Bien qu'il ait initialement déclaré que le dialogue aurait une 7e priorité, en réalité le dialogue faussé et le conflit gelé avec la Serbie ont monopolisé la vie publique du Kosovo, la Mazhorance du gouvernement n'a entrepris aucune réforme essentielle en matière de justice, de santé, d'éducation ou d'autres services publics, n'a fait aucun investissement significatif dans les infrastructures, l'énergie ou l'exploitation minière; elle n'a rien apporté de nouveau dans le domaine de l'art, du sport, de la culture, de la science ou de la technologie.

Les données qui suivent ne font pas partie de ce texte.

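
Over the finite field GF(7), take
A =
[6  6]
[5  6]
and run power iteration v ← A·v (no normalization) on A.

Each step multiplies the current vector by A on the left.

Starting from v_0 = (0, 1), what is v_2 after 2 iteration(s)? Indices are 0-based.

v_2 = (2, 3)

v_0 = (0, 1).
v_1 = A·v_0 = (6, 6).
v_2 = A·v_1 = (2, 3).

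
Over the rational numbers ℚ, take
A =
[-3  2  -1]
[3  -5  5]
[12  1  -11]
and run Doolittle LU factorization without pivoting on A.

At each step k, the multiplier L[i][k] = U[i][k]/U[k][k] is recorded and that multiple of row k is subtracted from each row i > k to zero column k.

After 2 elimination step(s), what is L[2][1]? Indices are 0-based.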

La gouvernance est totalement en place pour faire face à la Serbie, et la seule chose dont elle se vante, c'est la dureté et l'intransigeance avec les Serbes et la ténacité avec les partenaires stratégiques qui favorisent le dialogue et la compréhension du langage. Le blocage des investissements en capital entraîne l'effondrement de l'économie, tandis que les sentiments d'incertitude et de manque d'espoir pour l'avenir ont conduit au moins 1/10 de la population du Kosovo à émigrer depuis que Kurti a remporté les élections en 2019.
En fin de compte, le dialogue entre le Kosovo et la Serbie n'est pas seulement une question de tactique diplomatique, mais c'est un symptôme d'une maladie plus profonde : le refus du gouvernement d'adopter des valeurs libérales-démocratiques essentielles à une paix durable. Elle reflète une confrontation idéologique plus profonde, où les tendances autocratiques et le manque d'expérience démocratique entravent la réalisation d'une paix durable. Ce gouvernement, mû par une mentalité autocratique et une idéologie totalitaire dépassée, a échoué dans sa tâche principale : assurer le bien-être et le progrès des citoyens du Kosovo. Au lieu de cela, elle a choisi d'utiliser le conflit avec la Serbie comme masque pour son incapacité à offrir des solutions réelles aux nombreux problèmes du pays.

Pour aller de l'avant, il est essentiel de reconnaître que le véritable dialogue exige un engagement sincère en faveur des valeurs démocratiques, non seulement de la part du gouvernement, mais de toute la société. Elle exige une volonté de trouver un langage commun et de parvenir à un accord, même si elle nécessite des compromis amers. Le Kosovo mérite un gouvernement qui est disposé à travailler avec tous les acteurs de secours, tant à l'intérieur qu'à l'étranger, pour trouver des solutions durables qui respectent les intérêts de tous en s'inspirant des valeurs libérales et démocratiques. En attendant, la perspective d'une paix réelle et durable dans la région restera un rêve lointain.